Manipulating Feature Visualizations with Gradient Slingshots
This work addresses a critical trustworthiness issue in AI interpretability for researchers and practitioners, revealing a significant vulnerability in widely used explanation methods.
The paper tackles the vulnerability of Feature Visualization (FV) explanations in deep neural networks by introducing Gradient Slingshots, a method that manipulates FV to produce arbitrary targets without altering model architecture, exposing that auditors relying on FV may accept fabricated explanations.
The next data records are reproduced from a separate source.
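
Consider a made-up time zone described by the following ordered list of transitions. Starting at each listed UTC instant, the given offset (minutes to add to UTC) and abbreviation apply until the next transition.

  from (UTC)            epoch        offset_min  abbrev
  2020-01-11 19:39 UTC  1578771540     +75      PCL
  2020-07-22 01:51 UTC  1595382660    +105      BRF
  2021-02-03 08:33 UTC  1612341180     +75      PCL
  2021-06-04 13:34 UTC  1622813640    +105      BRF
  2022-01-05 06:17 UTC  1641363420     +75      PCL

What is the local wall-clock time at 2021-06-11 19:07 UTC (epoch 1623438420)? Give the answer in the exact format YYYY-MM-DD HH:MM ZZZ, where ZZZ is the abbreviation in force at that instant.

2021-06-11 20:52 BRF

Query: 2021-06-11 19:07 UTC
Rule 4/5 (BRF, +01:45): 2021-06-04 13:34 UTC ≤ query < 2022-01-05 06:17 UTC
19·60 + 7 + 105 = 1252 min
1252 = 0·1440 + 1252; 1252 = 20·60 + 52 → 20:52, same day
→ 2021-06-11 20:52 BRF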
Feature Visualization (FV) is a widely used technique for interpreting the concepts learned by Deep Neural Networks (DNNs), which synthesizes input patterns that maximally activate a given feature. Despite its popularity, the trustworthiness of FV explanations has received limited attention. In this paper, we introduce a novel method, Gradient Slingshots, that enables manipulation of FV without modifying the model architecture or significantly degrading its performance. By shaping new trajectories in the off-distribution regions of the activation landscape of a feature, we coerce the optimization process to converge in a predefined visualization. We evaluate our approach on several DNN architectures, demonstrating its ability to replace faithfuls FV with arbitrary targets. These results expose a critical vulnerability: auditors relying solely on FV may accept entirely fabricated explanations. To mitigate this risk, we propose a straightforward defense and quantitatively demonstrate its effectiveness.